By Jeanine Skowronski · Bankrate.com
Wednesday, June 4, 2014
Posted: 3 pm ET

Are loan delinquencies about to boom? More bank risk managers seem to think so.

According to a survey from FICO, expectations among credit professionals for delinquencies on credit cards and auto loans are at their highest level since the fourth quarter of 2011.

Forty-four percent of survey respondents expect delinquencies on credit cards to increase during the next six months, while 35 percent expect delinquencies on auto loans to do the same. And 43 percent expect more delinquencies on consumer loans in general.

But these predictions don't necessarily spell doom and gloom. In fact, they may be good news for consumers with less-than-perfect credit scores.

"The fact that delinquencies are rising is consistent with some expansion of consumer credit," says Andrew Jennings, economist and chief analytics officer at FICO. "Clearly some slightly riskier people are getting loans."

Jennings says that while the data is something to keep an eye on, it's not a harbinger of imminent disaster, given loan delinquencies are currently at an all-time low.

"That trend is going to come to an end and it needs to come on an end," he explains, since a healthy consumer credit market is a key component of a strong economy.

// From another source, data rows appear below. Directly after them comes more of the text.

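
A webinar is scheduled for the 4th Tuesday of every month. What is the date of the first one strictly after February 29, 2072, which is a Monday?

March 22, 2072

February 2072 starts on a Monday; its first Tuesday is the 2nd, so the 4th Tuesday is the 23rd — February 23, 2072.
That is not after February 29, 2072, so look at March 2072.
March 2072 starts on a Tuesday; its first Tuesday is the 1st, so the 4th Tuesday is the 22nd — March 22, 2072.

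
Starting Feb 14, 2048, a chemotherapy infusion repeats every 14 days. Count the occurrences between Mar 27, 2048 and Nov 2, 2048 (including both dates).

16

Occurrences land 14·i days after Feb 14, 2048 for i = 0, 1, 2, …
Mar 27, 2048 is 42 days after the start; 42 ÷ 14 = 3 remainder 0. First occurrence in the window: #4 on Mar 27, 2048 (3×14 = 42 days in).
Nov 2, 2048 is 262 days after the start; 262 ÷ 14 = 18 remainder 10. Last occurrence in the window: #19 on Oct 23, 2048.
Occurrences #4 through #19: 16 in total.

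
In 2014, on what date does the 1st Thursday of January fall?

2 January 2014

The first Thursday of January 2014 is January 2.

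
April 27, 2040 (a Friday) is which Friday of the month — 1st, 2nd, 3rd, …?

Day 27 falls in week ⌈27/7⌉ of the month.
Days 1–7 hold the 1st Friday, 8–14 the 2nd, 15–21 the 3rd, 22–28 the 4th, 29–31 the 5th.
27 is in the range for the 4th.

4th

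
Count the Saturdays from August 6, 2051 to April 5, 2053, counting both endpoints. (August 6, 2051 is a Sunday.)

87

August 6, 2051 is a Sunday; the first Saturday on or after it is August 12, 2051 (6 days later).
From August 12, 2051 to April 5, 2053: 141 + 366 + 95 = 602 days (rest of 2051, 2052, to April 5, 2053 in 2053).
602 ÷ 7 = 86 full weeks with remainder 0, so 86 more Saturdays after the first → 87.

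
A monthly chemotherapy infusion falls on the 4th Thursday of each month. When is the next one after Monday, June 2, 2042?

June 2042 starts on a Sunday; its first Thursday is the 5th, so the 4th Thursday is the 26th — June 26, 2042.
June 26, 2042 is after June 2, 2042, so that is the next one.

June 26, 2042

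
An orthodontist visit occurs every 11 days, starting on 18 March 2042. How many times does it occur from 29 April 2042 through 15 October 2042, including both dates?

Occurrences land 11·i days after 18 March 2042 for i = 0, 1, 2, …
29 April 2042 is 42 days after the start; 42 ÷ 11 = 3 remainder 9; since the remainder is 9, round up to i = 4. First occurrence in the window: #5 on 1 May 2042 (4×11 = 44 days in).
15 October 2042 is 211 days after the start; 211 ÷ 11 = 19 remainder 2. Last occurrence in the window: #20 on 13 October 2042.
Occurrences #5 through #20: 16 in total.

16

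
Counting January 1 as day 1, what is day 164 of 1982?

Jan has 31 days (164 − 31 = 133 remain).
Feb has 28 days (133 − 28 = 105 remain).
Mar has 31 days (105 − 31 = 74 remain).
Apr has 30 days (74 − 30 = 44 remain).
May has 31 days (44 − 31 = 13 remain).
13 into Jun → Jun 13.

Jun 13, 1982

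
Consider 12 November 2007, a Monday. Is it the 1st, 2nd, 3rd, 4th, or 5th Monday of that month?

Day 12 falls in week ⌈12/7⌉ of the month.
Days 1–7 hold the 1st Monday, 8–14 the 2nd, 15–21 the 3rd, 22–28 the 4th, 29–31 the 5th.
12 is in the range for the 2nd.

2nd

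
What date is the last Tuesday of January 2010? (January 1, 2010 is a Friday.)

January 2010 begins on a Friday, so the first Tuesday is January 5 (4 days later).
January 2010 has 31 days. Adding weeks: 5, 12, 19, 26 — the last one ≤ 31 is the 26th.

January 26, 2010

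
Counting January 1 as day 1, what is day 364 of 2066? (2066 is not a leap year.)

Dec 30, 2066

Jan has 31 days (364 − 31 = 333 remain).
Feb has 28 days (333 − 28 = 305 remain).
Mar has 31 days (305 − 31 = 274 remain).
Apr has 30 days (274 − 30 = 244 remain).
May has 31 days (244 − 31 = 213 remain).
Jun has 30 days (213 − 30 = 183 remain).
Jul has 31 days (183 − 31 = 152 remain).
Aug has 31 days (152 − 31 = 121 remain).
Sep has 30 days (121 − 30 = 91 remain).
Oct has 31 days (91 − 31 = 60 remain).
Nov has 30 days (60 − 30 = 30 remain).
30 into Dec → Dec 30.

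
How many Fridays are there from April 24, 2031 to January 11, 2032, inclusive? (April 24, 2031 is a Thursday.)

April 24, 2031 is a Thursday; the first Friday on or after it is April 25, 2031 (1 day later).
From April 25, 2031 to January 11, 2032: 5 + 31 + 30 + 31 + 31 + 30 + 31 + 30 + 31 + 11 = 261 days (rest of April, May, June, July, August, September, October, November, December, January).
261 ÷ 7 = 37 full weeks with remainder 2, so 37 more Fridays after the first → 38.

38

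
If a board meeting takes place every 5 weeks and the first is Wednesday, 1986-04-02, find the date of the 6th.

1986-09-24

The 6th occurrence is 5 intervals after the first: 5 × 35 = 175 days after 1986-04-02.
April has 30 days — 28 days to the end of April leaves 147.
May has 31 days (116 left).
June has 30 days (86 left).
July has 31 days (55 left).
August has 31 days (24 left).
24 days into September → 1986-09-24.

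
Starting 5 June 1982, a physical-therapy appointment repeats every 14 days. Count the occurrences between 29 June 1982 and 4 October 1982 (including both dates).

7

Occurrences land 14·i days after 5 June 1982 for i = 0, 1, 2, …
29 June 1982 is 24 days after the start; 24 ÷ 14 = 1 remainder 10; since the remainder is 10, round up to i = 2. First occurrence in the window: #3 on 3 July 1982 (2×14 = 28 days in).
4 October 1982 is 121 days after the start; 121 ÷ 14 = 8 remainder 9. Last occurrence in the window: #9 on 25 September 1982.
Occurrences #3 through #9: 7 in total.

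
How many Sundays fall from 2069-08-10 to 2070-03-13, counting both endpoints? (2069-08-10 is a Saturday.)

2069-08-10 is a Saturday; the first Sunday on or after it is 2069-08-11 (1 day later).
From 2069-08-11 to 2070-03-13: 20 + 30 + 31 + 30 + 31 + 31 + 28 + 13 = 214 days (rest of August, September, October, November, December, January, February, March).
214 ÷ 7 = 30 full weeks with remainder 4, so 30 more Sundays after the first → 31.

31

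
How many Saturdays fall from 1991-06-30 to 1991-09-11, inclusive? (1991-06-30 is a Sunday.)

1991-06-30 is a Sunday; the first Saturday on or after it is 1991-07-06 (6 days later).
From 1991-07-06 to 1991-09-11: 25 + 31 + 11 = 67 days (rest of July, August, September).
67 ÷ 7 = 9 full weeks with remainder 4, so 9 more Saturdays after the first → 10.

10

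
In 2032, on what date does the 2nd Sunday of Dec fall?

The first Sunday of Dec 2032 is Dec 5.
The 2nd Sunday is 1 weeks later: 5 + 7 = 12.

Dec 12, 2032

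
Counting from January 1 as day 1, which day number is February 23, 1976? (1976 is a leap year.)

Days in months before February: 31 = 31.
Plus 23 days into February → day 54.

54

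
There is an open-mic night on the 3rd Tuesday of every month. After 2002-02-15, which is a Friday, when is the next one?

2002-02-19

February 2002 starts on a Friday; its first Tuesday is the 5th, so the 3rd Tuesday is the 19th — 2002-02-19.
2002-02-19 is after 2002-02-15, so that is the next one.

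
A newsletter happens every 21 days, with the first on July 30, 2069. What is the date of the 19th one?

August 12, 2070

The 19th occurrence is 18 intervals after the first: 18 × 21 = 378 days after July 30, 2069.
July has 31 days — 1 day to the end of July leaves 377.
August has 31 days (346 left).
September has 30 days (316 left).
October has 31 days (285 left).
November has 30 days (255 left).
December has 31 days (224 left).
January has 31 days (193 left).
February has 28 days (165 left).
March has 31 days (134 left).
April has 30 days (104 left).
May has 31 days (73 left).
June has 30 days (43 left).
July has 31 days (12 left).
12 days into August → August 12, 2070.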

FICO's survey captures the opinions of 229 risk managers at banks throughout the U.S. and Canada. Delinquencies are defined as loans with payments 90 days past due or worse. Its results aren't the first indication the loan market, which got much more stringent following the economic crisis of 2008, is opening up.

In May, data from credit bureau TransUnion found the non-prime population, defined as consumers with a VantageScore 2.0 lower than 700, makes up a bigger bulk of all new credit card loans, rising to 28.95 percent in the fourth quarter of 2013 from 27.28 percent in the fourth quarter of 2012.